Note that $(n+1)x_{n+1}-nx_n=x_n^2$, so summing gives $(n+1)x_{n+1}=2+x_1^2+...+x_n^2>\sum x_i^2 \geq \frac {(\sum x_i)^2}{n} $, done.

Here's a less smart solution: Let $S_n=x_1+\ldots+x_n$ for all $n$. We need to prove that $S_n < \sqrt{n(n+1)x_{n+1}}$. We procceed inductively. For $n=1$, the desired inequality obviously holds.

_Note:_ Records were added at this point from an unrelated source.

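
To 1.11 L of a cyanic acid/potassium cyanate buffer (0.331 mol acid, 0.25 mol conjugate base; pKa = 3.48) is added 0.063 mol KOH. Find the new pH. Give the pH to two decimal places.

OH- converts HOCN to OCN-: HOCN → 0.268 mol, OCN- → 0.313 mol.
Henderson–Hasselbalch with mole ratio 0.313/0.268: pH = 3.48 + (+0.067)

pH = 3.55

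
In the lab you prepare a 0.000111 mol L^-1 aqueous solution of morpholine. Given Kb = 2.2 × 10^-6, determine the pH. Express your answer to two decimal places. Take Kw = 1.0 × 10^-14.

pH = 9.16

C4H8ONH + H2O ⇌ C4H8ONH2+ + OH-
From the ICE table, Kb = [OH-]²/(0.000111 − [OH-]) = 2.2 × 10^-6.
The 5% rule fails; solving [OH-]² + Kb·[OH-] − Kb·C₀ = 0 exactly:
[OH-] = [−2.2e-06 + √(2.2e-06² + 9.77e-10)]/2 = 1.46 × 10^-5 M
pOH = −log(1.46 × 10^-5) = 4.84; pH = 14.00 − 4.84 = 9.16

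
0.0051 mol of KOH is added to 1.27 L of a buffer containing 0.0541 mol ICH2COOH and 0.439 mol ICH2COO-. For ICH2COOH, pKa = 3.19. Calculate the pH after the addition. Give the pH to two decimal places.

OH- converts ICH2COOH to ICH2COO-: ICH2COOH → 0.049 mol, ICH2COO- → 0.444 mol.
Henderson–Hasselbalch with mole ratio 0.444/0.049: pH = 3.19 + (+0.957)

pH = 4.15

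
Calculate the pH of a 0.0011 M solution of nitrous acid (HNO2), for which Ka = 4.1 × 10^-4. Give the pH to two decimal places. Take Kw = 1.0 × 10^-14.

HNO2 ⇌ NO2- + H+
Ka = x²/(0.0011 − x) = 4.1 × 10^-4
x is not negligible relative to C₀; solve x² + 0.00041·x − 4.51e-07 = 0.
x = [−0.00041 + √(0.00041² + 1.8e-06)]/2 = 4.97 × 10^-4 M
pH = −log(4.97 × 10^-4) = 3.30

pH = 3.30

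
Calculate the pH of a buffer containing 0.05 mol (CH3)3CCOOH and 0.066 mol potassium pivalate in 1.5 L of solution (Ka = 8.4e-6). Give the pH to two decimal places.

pKa = −log(8.4 × 10^-6) = 5.076
Henderson–Hasselbalch: pH = pKa + log([(CH3)3CCOO-]/[(CH3)3CCOOH]) = 5.076 + log(0.066/0.05)
pH = 5.076 + (+0.121) = 5.20

pH = 5.20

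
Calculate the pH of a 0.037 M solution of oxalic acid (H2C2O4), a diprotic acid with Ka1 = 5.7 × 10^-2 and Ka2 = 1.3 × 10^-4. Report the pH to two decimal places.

Ka1 ≫ Ka2, so treat the first dissociation as the only significant source of H+.
Ka1 = x²/(0.037 − x) = 5.7 × 10^-2
Solving the quadratic: x = (−Ka1 + √(Ka1² + 4·Ka1·C₀))/2 = 2.55 × 10^-2 M
pH = −log(2.55 × 10^-2) = 1.59

pH = 1.59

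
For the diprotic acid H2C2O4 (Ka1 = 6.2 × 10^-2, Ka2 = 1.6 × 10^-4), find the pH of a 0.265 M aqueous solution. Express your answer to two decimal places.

Since Ka1 ≫ Ka2, the first ionization dominates [H+].
Ka1 = x²/(0.265 − x) = 6.2 × 10^-2
Solving the quadratic: x = (−Ka1 + √(Ka1² + 4·Ka1·C₀))/2 = 1.01 × 10^-1 M
pH = −log(1.01 × 10^-1) = 1.00

pH = 1.00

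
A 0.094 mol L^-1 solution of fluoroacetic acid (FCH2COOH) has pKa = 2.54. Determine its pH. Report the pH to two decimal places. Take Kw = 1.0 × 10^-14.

pH = 1.82

FCH2COOH ⇌ FCH2COO- + H+
Ka = 10^(−2.54) = 2.88 × 10^-3
Ka = [H+]²/(0.094 − [H+]) = 2.88 × 10^-3
Here C₀/Ka ≈ 32.6, so the small-[H+] approximation fails. Use the quadratic:
[H+] = (−Ka + √(Ka² + 4·Ka·C₀))/2 = 1.51 × 10^-2 M
pH = −log(1.51 × 10^-2) = 1.82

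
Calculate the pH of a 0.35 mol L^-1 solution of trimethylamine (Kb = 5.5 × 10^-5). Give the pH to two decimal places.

pH = 11.64

(CH3)3N + H2O ⇌ (CH3)3NH+ + OH-
From the ICE table, Kb = [OH-]²/(0.35 − [OH-]) = 5.5 × 10^-5.
Neglecting [OH-] in the denominator: [OH-] = √(5.5 × 10^-5 × 0.35) = 4.39 × 10^-3 M
([OH-]/C₀ = 1.3% < 5%, so the approximation holds.)
pOH = 2.36, so pH = 14.00 − pOH = 11.64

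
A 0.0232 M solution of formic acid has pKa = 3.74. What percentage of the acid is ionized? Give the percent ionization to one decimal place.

HCOOH ⇌ HCOO- + H+; let x = [H+] at equilibrium.
Ka = 10^(−3.74) = 1.82 × 10^-4
Solve x² + 0.000182x − 4.22e-06 = 0 → x = 1.97 × 10^-3 M
% ionization = x/C₀ × 100% = 1.97 × 10^-3/0.0232 × 100% = 8.5%

8.5%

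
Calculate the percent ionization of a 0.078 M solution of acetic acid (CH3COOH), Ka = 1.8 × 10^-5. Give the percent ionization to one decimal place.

CH3COOH ⇌ CH3COO- + H+; let x = [H+] at equilibrium.
x ≈ √(Ka·C₀) = √(1.8 × 10^-5 × 0.078) = 1.18 × 10^-3 M
% ionization = x/C₀ × 100% = 1.18 × 10^-3/0.078 × 100% = 1.5%

1.5%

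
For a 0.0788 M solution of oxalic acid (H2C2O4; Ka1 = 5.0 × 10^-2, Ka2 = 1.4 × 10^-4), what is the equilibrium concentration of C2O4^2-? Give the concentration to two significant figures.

1.4 × 10^-4 M

First ionization gives [H+] ≈ [HC2O4-] = 4.26 × 10^-2 M.
Second step: Ka2 = [H+][C2O4^2-]/[HC2O4-] ≈ [C2O4^2-] (since [H+] ≈ [HC2O4-]).
So [C2O4^2-] ≈ Ka2.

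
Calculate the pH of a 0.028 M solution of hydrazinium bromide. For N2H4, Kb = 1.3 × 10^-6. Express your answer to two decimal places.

pH = 4.83

N2H5+ is the conjugate acid of the weak base N2H4.
Ka = Kw/Kb = 1.0×10^-14 / 1.3 × 10^-6 = 7.69 × 10^-9
From the ICE table, Ka = x²/(0.028 − x) = 7.69 × 10^-9.
Since Ka ≪ C₀, x ≈ √(Ka·C₀) = 1.47 × 10^-5 M.
(x/C₀ = 0.052% < 5%, so the approximation holds.)
pH = −log[H+] = −log(1.47 × 10^-5) = 4.83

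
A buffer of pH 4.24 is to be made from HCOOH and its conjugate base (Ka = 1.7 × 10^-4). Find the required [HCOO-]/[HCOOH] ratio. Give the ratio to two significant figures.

ratio = 3.0

pKa = -log(1.7 × 10^-4) = 3.770
pH = pKa + log(r) ⇒ log(r) = 4.24 − 3.770 = +0.470
r = [HCOO-]/[HCOOH] = 10^(+0.470) = 2.95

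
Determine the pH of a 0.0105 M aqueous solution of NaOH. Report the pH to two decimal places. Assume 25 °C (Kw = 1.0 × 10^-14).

pH = 12.02

NaOH is a strong base; [OH-] = 0.0105 M.
pOH = -log(0.0105) = 1.98
pH = 14.00 - 1.98 = 12.02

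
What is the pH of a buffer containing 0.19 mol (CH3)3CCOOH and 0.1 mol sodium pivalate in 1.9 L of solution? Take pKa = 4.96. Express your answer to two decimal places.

Henderson–Hasselbalch: pH = pKa + log([(CH3)3CCOO-]/[(CH3)3CCOOH]) = 4.96 + log(0.1/0.19)
pH = 4.96 + (-0.279) = 4.68

pH = 4.68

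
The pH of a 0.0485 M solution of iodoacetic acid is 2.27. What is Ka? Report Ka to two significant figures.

[H+] = 10^(-2.27) = 5.37 × 10^-3 M
At equilibrium [HA] = 0.0485 − 5.37 × 10^-3 = 4.31 × 10^-2 M
Ka = [H+][A-]/[HA] = (5.37 × 10^-3)² / 4.31 × 10^-2 = 6.7 × 10^-4

Ka = 6.7 × 10^-4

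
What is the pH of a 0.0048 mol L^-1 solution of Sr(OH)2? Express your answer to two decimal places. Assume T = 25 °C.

pH = 11.98

Sr(OH)2 is a strong base (each formula unit releases 2 OH-); [OH-] = 0.0096 M.
pOH = -log(0.0096) = 2.02
pH = 14.00 - 2.02 = 11.98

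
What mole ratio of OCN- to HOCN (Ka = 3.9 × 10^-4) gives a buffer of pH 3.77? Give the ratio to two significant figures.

pKa = -log(3.9 × 10^-4) = 3.409
pH = pKa + log(r) ⇒ log(r) = 3.77 − 3.409 = +0.361
r = [OCN-]/[HOCN] = 10^(+0.361) = 2.3

ratio = 2.3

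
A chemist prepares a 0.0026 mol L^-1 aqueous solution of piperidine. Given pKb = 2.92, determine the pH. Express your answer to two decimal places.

pH = 11.10

C5H10NH + H2O ⇌ C5H10NH2+ + OH-
Kb = 10^(−2.92) = 1.20 × 10^-3
Kb = [OH-]²/(0.0026 − [OH-]) = 1.20 × 10^-3
[OH-] is not negligible relative to C₀; solve [OH-]² + 0.0012·[OH-] − 3.12e-06 = 0.
[OH-] = [−0.0012 + √(0.0012² + 1.25e-05)]/2 = 1.27 × 10^-3 M
pOH = −log(1.27 × 10^-3) = 2.90; pH = 14.00 − 2.90 = 11.10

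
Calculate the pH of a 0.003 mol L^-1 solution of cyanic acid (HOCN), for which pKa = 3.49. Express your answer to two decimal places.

pH = 3.08

HOCN ⇌ OCN- + H+
Ka = 10^(−3.49) = 3.24 × 10^-4
Ka = [H+]²/(0.003 − [H+]) = 3.24 × 10^-4
Here C₀/Ka ≈ 9.26, so the small-[H+] approximation fails. Use the quadratic:
[H+] = [−0.000324 + √(0.000324² + 3.89e-06)]/2 = 8.37 × 10^-4 M
pH = −log(8.37 × 10^-4) = 3.08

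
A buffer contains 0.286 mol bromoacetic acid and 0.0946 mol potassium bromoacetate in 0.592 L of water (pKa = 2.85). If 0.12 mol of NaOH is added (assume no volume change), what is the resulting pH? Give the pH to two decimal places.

After neutralization: n(BrCH2COOH) = 0.166 mol, n(BrCH2COO-) = 0.215 mol.
pH = pKa + log([A⁻]/[HA]) = 2.85 + log(0.215/0.166) = 2.85 +0.112

pH = 2.96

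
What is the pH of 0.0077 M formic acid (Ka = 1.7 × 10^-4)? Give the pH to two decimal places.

HCOOH ⇌ HCOO- + H+
Ka = [H+]²/(0.0077 − [H+]) = 1.7 × 10^-4
Here C₀/Ka ≈ 45.3, so the small-[H+] approximation fails. Use the quadratic:
[H+] = (−Ka + √(Ka² + 4·Ka·C₀))/2 = 1.06 × 10^-3 M
pH = −log[H+] = −log(1.06 × 10^-3) = 2.97

pH = 2.97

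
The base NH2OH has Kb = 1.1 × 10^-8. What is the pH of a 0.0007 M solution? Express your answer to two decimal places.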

Now, note that $S_{n+1}=S_n+x_{n+1}<\sqrt{n(n+1)x_{n+1}}+x_{n+1},$ and so it suffices to prove that $\sqrt{n(n+1)x_{n+1}}+x_{n+1}<\sqrt{(n+1)(n+2)x_{n+2}}$ However, $(n+2)x_{n+2}=x_{n+1}(x_{n+1}+n+1)$, and so we are left with proving $\sqrt{n(n+1)x_{n+1}}+x_{n+1}<\sqrt{(n+1)x_{n+1}(x_{n+1}+n+1)}$ Now, this dies to some easy algebraic manipulations, as it is equivalent to $2\sqrt{nx_{n+1} \cdot (n+1)}<nx_{n+1}+(2n+1),$ which is immediate from AM-GM and $2n+1>n+1$.